Il est maintenant certain que l’actuel parlement nous réserve plusieurs « bonnes » surprises tout au long de ce quinquennat qui vient à peine de commencer. Après les débats autour de la Loi de Finances 2020, nous voilà avec une nouvelle initiative législative lancée par l’Union Populaire Républicaine et qui vise la révocation de l’indépendance de la BCT !
Selon ce parti, c’est cette indépendance qui pousse l’Etat à s’endetter auprès des banques plutôt que la BCT au moment où ces établissements dépendent de son refinancement. Le parti a mis sous le feu des critiques la politique monétaire de la BCT, essentiellement la hausse du taux directeur, et qui va à l’encontre de la politique économique du gouvernement.
De quoi parle-t-on?
Ce que certains n’arrivent pas à comprendre, c’est que la politique économique d’un gouvernement peut conduire à la faillite proprement dite. L’indépendance signifie que l’exécutif et les parlementaires n’ont pas le droit d’interférer dans les décisions de la Banque des banques. Généralement, les régulateurs veillent aux grands équilibres macroéconomiques alors qu’un gouvernement serait prêt à les sacrifier avant une échéance électorale.
L’essence de l’indépendance se trouve dans la volonté de contrôler l’inflation. Et c’est effectivement le cas en Tunisie. La politique monétaire suivie a permis de décélérer la hausse des prix ce qui donnera du sens aux prochaines augmentations salariales. Si le taux directeur n’a pas été révisé à la hausse en février 2019, on serait avec une inflation minimale à 8%. Nous restons toujours avec une inflation sous-jacente rigide, mais elle est largement due à l’inaction du gouvernement dans plusieurs champs de bataille.
Une indépendance remise en question
Ce que dérange l’UPR, et derrière une large partie de la classe politique, c’est que l’indépendance de la BCT lui donne la possibilité de se limiter à des interventions de second rang, à travers les taux d’intérêt par exemple, alors qu’il serait plus judicieux d’intervenir directement. Ce genre de politique crée des problèmes dans la répartition des fonds et impacte la politique d’octroi de crédits.

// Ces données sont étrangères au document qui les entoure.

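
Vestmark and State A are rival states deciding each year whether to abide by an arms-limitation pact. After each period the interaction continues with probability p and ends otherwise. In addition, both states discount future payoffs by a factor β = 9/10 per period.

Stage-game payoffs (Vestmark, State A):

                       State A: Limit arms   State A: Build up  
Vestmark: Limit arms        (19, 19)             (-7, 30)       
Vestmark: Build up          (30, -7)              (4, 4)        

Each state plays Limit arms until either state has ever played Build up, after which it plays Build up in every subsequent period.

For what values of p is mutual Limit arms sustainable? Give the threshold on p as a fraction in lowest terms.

With continuation probability p and discount β, the effective per-period discount factor is βp.
Grim-trigger IC: βp ≥ (30−19)/(30−4) = 11/26.
So p ≥ (11/26)/(9/10) = 55/117.

55/117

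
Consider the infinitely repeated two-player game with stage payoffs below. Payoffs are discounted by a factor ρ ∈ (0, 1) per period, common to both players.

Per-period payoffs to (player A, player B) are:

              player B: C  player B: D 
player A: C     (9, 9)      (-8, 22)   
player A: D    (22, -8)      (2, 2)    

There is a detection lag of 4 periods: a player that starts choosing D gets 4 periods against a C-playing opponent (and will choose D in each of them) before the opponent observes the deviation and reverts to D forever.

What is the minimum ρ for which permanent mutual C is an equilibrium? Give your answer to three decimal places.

Deviating for the 4 undetected periods gains 22−9 = 13 per period over cooperation, then loses 9−2 = 7 per period forever once punishment starts.
Gain: 13(1 + ρ + … + ρ^3); loss: 7·ρ^4/(1−ρ).
No profitable deviation ⇔ 13(1−ρ^4) ≤ 7·ρ^4, i.e. ρ^4 ≥ 13/(13+7) = 13/20.
Hence ρ ≥ (13/20)^(1/4) ≈ 0.898.

0.898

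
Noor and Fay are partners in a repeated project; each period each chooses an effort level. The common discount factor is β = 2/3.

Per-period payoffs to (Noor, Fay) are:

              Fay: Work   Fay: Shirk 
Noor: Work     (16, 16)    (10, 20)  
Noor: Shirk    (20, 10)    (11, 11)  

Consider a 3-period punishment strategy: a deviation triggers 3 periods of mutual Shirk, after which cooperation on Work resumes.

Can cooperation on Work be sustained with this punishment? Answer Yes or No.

A one-shot deviation gives 20 now, then 11 for 3 periods, then back to 16.
Gain from deviating: (20−16) today; loss: (16−11) in each of the next 3 periods.
No-deviation condition: (16−11)(β+…+β^3) ≥ 20−16, i.e. β+…+β^3 ≥ 4/5.
At β = 2/3: β+…+β^3 = 1.4074 ≥ 0.8000.
So cooperation is sustainable.

Yes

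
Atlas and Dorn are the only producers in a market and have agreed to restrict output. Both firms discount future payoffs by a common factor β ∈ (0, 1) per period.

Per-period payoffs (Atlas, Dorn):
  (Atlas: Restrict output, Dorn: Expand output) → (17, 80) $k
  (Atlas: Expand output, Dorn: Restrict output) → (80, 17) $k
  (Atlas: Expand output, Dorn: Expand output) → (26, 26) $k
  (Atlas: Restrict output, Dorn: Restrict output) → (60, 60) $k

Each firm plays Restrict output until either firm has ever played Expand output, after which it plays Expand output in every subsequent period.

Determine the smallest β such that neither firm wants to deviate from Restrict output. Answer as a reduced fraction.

One-period gain from deviating is 80 − 60 = 20. The loss is 60 − 26 = 34 in every subsequent period, with present value 34·β/(1−β).
Deviation is unprofitable when 34·β/(1−β) ≥ 20, i.e. β/(1−β) ≥ 10/17.
Equivalently β ≥ 20/(20+34) = 10/27.

10/27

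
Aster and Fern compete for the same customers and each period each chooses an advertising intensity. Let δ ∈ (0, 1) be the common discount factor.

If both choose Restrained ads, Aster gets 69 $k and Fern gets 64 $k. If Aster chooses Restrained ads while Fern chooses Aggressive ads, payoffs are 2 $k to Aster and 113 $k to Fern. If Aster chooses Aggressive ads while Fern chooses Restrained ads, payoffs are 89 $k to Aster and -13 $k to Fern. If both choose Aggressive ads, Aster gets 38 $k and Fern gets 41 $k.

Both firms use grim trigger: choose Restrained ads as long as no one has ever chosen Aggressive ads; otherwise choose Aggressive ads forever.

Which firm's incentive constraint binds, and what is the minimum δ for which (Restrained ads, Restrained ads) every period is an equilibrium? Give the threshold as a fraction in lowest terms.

For Aster: deviation gain 89−69 = 20, per-period punishment loss 69−38 = 31. IC gives δ ≥ 20/51.
For Fern: gain 49, loss 23 per period, so δ ≥ 49/72.
The tighter constraint is Fern's, so cooperation needs δ ≥ 49/72.

Fern; δ ≥ 49/72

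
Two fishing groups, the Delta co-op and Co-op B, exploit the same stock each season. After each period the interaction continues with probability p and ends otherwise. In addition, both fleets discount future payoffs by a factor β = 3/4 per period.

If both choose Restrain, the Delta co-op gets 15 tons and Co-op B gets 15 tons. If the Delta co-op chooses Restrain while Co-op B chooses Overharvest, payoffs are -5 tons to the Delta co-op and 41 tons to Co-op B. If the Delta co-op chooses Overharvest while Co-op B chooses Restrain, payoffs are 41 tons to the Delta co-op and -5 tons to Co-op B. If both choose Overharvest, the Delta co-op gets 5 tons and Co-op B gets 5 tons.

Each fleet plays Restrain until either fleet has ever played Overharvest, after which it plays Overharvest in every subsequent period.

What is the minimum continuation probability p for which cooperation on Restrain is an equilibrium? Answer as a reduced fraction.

With continuation probability p and discount β, the effective per-period discount factor is βp.
Grim-trigger IC: βp ≥ (41−15)/(41−5) = 13/18.
So p ≥ (13/18)/(3/4) = 26/27.

26/27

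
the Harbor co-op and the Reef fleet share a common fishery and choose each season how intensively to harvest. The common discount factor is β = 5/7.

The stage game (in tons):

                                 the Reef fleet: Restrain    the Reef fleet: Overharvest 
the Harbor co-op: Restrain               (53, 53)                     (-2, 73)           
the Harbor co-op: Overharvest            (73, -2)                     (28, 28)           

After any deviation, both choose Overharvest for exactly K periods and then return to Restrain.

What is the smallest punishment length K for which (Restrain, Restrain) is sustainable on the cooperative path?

2

IC: β(1−β^K)/(1−β) ≥ (73−53)/(53−28) = 4/5.
With β = 5/7: need 1 − β^K ≥ 4/5·(1−5/7)/(5/7), i.e. β^K ≤ 0.6800.
Since (5/7)^1 = 0.7143 and (5/7)^2 = 0.5102, the smallest such K is 2.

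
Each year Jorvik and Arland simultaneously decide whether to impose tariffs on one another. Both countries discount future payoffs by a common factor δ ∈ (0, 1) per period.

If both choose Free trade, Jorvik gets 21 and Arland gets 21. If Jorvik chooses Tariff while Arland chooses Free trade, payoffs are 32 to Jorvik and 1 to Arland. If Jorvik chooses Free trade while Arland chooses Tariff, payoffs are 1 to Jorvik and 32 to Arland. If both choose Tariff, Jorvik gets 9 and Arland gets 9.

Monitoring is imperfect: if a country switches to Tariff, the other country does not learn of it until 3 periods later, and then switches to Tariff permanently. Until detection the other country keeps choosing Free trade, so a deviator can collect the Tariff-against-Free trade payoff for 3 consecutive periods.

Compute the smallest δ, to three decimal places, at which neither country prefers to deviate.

The best deviation is to choose Tariff for all 3 undetected periods, earning 32 each, then 9 forever once detected.
Deviation value: 32(1−δ^3)/(1−δ) + 9δ^3/(1−δ); cooperation value: 21/(1−δ).
IC: 21 ≥ 32(1−δ^3) + 9δ^3 = 32 − 23δ^3.
So δ^3 ≥ 11/23, giving δ ≥ (11/23)^(1/3) ≈ 0.782.

0.782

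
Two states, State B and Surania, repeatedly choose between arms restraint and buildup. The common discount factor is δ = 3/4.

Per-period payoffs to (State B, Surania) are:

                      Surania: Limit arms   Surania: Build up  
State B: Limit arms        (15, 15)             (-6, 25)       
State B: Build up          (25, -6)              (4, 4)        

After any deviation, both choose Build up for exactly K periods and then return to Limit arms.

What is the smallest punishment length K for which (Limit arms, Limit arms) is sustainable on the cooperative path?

2

No profitable deviation requires (15−4)(δ+…+δ^K) ≥ 25−15, i.e. δ+…+δ^K ≥ 10/11 ≈ 0.9091.
With δ = 3/4, the partial sums are K=1: 0.7500, K=2: 1.3125.
K = 2 is the first length at which the sum reaches 0.9091.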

En partie, cela est vrai. La hausse des taux a privé les investisseurs de financements bancaires et une bonne partie des ressources disponibles se sont réfugiées dans les produits monétaires. Cela explique d’ailleurs la décision de la BCT de limiter le refinancement des achats de BTA à 40% seulement.
Mais en même temps, si la BCT a joué la carte de la création monétaire, en faisant appel à la planche à billets pour financer le trou budgétaire de l’Etat, quelle serait la taille de la masse monétaire aujourd’hui? Comment lutter contre l’inflation qui aurait dû en résulter?
Pour éviter ce scénario, la création monétaire est orchestrée à travers les banques commerciales (politique de crédits) ainsi que le financement du déficit public par l’émission de BTA.
Imposer un ratio Crédits/Dépôts de 120% visait un contrôle plus strict du mécanisme de création monétaire, car l’économie est toujours en panne. Toute nouvelle monnaie va directement se convertir en une hausse des prix.
Un problème de finalité
Certes, la politique monétaire actuelle de la BCT n’est pas parfaite. D’ailleurs, il n’existe pas de politique économique capable de résoudre tous les problèmes. Mais ce qui est sûr, c’est qu’elle a permis d’éviter le pire.
Ce qui inquiète est le fonds de ce débat. L’objectif de certains politiciens n’est pas une collaboration étroite entre le gouvernement et la BCT pour mieux affronter les problèmes. La finalité est plutôt rendre le régulateur un simple outil entre la main de l’exécutif et des parlementaires, et la différence entre les deux situations est claire. Le bon sens fait qu’un gouvernement ne peut que défendre les équilibres macroéconomiques car ils sont le garant de la continuité de l’Etat.
Avec de telles initiatives, il ne faut plus se demander pourquoi le FMI et les autres bailleurs de fonds semblent durcir le ton.
Bienvenue au quinquennat de la souffrance!